日曜日でマーケットもお休みということで、分析をしていたら簡単なことがわかりました。
物価と株価
下記の図は「系列1、青が日経平均」、「系列4、赤が物価」です。これは2005年1月からのデータになります。「経済指標」の原則通り、株価は先行指標になり景気より先に上昇しますので、物価より株価が先行して上昇するのが普通になります。
「アベノミクス」のスタート時、株価は底練りから急激に上昇し、その後、物価も上昇していくという経済学の基本通りでしたが、これ以降、変異がおきます。
なんと、物価が先に急落し始め、そして株価が後追いで急落をしているのです。
この状態はみなさん、異常状態なのです。なぜなら、株価がなぜ景気に先行して上昇するのかといえば、景気が上昇するということを見越して、新規の設備や商品を競って開発をするので資金需要も高まり、そしてその期待収益も期待できるので先行して株価は上昇するのです。
一方で物価というのは景気がよくなってくれば需給のバランスが崩れ、結果として供給不足になる。
この供給不足の状態が物価の上昇につながるのです。

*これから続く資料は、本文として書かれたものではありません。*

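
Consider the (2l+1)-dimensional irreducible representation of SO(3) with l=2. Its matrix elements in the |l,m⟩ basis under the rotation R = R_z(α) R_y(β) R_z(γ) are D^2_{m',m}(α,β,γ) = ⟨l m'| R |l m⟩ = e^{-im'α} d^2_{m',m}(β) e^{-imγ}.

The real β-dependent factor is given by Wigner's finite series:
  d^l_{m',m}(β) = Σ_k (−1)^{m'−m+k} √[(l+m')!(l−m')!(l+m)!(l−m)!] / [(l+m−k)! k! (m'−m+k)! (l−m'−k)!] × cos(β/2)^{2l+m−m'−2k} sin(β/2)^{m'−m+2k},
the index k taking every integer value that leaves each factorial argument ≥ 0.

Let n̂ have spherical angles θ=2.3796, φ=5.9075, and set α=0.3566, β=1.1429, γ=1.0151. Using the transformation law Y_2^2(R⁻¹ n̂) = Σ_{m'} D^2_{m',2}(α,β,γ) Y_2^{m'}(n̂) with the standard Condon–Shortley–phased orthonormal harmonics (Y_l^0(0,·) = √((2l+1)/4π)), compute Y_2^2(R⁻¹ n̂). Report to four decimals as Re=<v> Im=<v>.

Need the full column D^2_{m',2} for m'=−2..2 at α=0.3566, β=1.1429, γ=1.0151.
cos(β/2)=0.841118, sin(β/2)=0.540852
d^2_{-2,2}: single k=4 term ⇒ +0.085569;  D = +0.021485-0.082828i
d^2_{-1,2}: single k=3 term ⇒ +0.266148;  D = -0.027313-0.264742i
d^2_{0,2}: single k=2 term ⇒ +0.506928;  D = -0.224779-0.454368i
d^2_{1,2}: single k=1 term ⇒ +0.643693;  D = -0.468875-0.441018i
d^2_{2,2}: single k=0 term ⇒ +0.500526;  D = -0.461367-0.194081i
Y_2^{m'}(θ=2.3796,φ=5.9075) and Σ D·Y over m':
  (+0.0215-0.0828i)·(+0.1345+0.1257i)  (-0.0273-0.2647i)·(-0.3589-0.1416i)  (-0.2248-0.4544i)·(+0.1798+0.0000i)  (-0.4689-0.4410i)·(+0.3589-0.1416i)  (-0.4614-0.1941i)·(+0.1345-0.1257i)
Y_2^2(R⁻¹ n̂) = -0.371993-0.051308i

Re=-0.3720 Im=-0.0513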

こういったロジックで「経済指標」をみると、去年から物価は下落しているのに株価が上昇というのは理論上あり得るわけがないのです。
この状態は何という?答えはバブル
「リーマンショック」はなんで起こったのかわかりますか?答えは小難しいことを考えなくても大丈夫です。世界の景気が後退をしていたのに、株価が上昇したから必要以上に暴落をしたのです。
この原因は?
何度も私が指摘したとおり、円相場は去年、ドルに対して15パーセントも売られていました。
今から考えるとバブルだったのだな、と思います。年明け120円から107円まで約10パーセントの下落になります。なぜ、ここで金曜日の相場で1円戻ったかといえば簡単で年初から10パーセント下落をしたから戻ったのです。
「介入」などできないのは承知していますが、閣僚が牽制発言をしたのは賢い判断です。
年明けから10パーセント暴騰したとことでやるぞ、やるぞ、と言っていたのですから効果は絶大ですね。単に株価は円安効果で上昇しただけであって、円安が剥落すれば株価は暴落するに決まっています。今後は、通常の考えと一緒で、下げが止まるまで売り続けることです。どこで止まるかなどわかりません。
書き逃していること
4月に利上げをする可能性のあるアメリカと記しました。今、これを書いている時点で報道は利上げの可能性は少なくなったといっていますが、それは間違い。
要するに、「イエレン議長」は「インフレ率」が2パーセントを超えると容赦なく利上げをするといっているのです。ですから直近の小売売上や、企業収益、「消費者物価指数」等の、物価に関する統計が物価を2パーセント押し上げる効果があると判断した場合は利上げをします。
予定では再利上げは年末の予定ですが「インフレ」が2パーセントを超えるとやるといっているのです。
今の状態を考えてください。年初からドル円が10パーセント上昇しているということはドル安が単純計算で10パーセント進行しているのですよ。
それが物価に反映されるのは、1-3カ月後になりますから、利上げの可能性を排除してはいけません。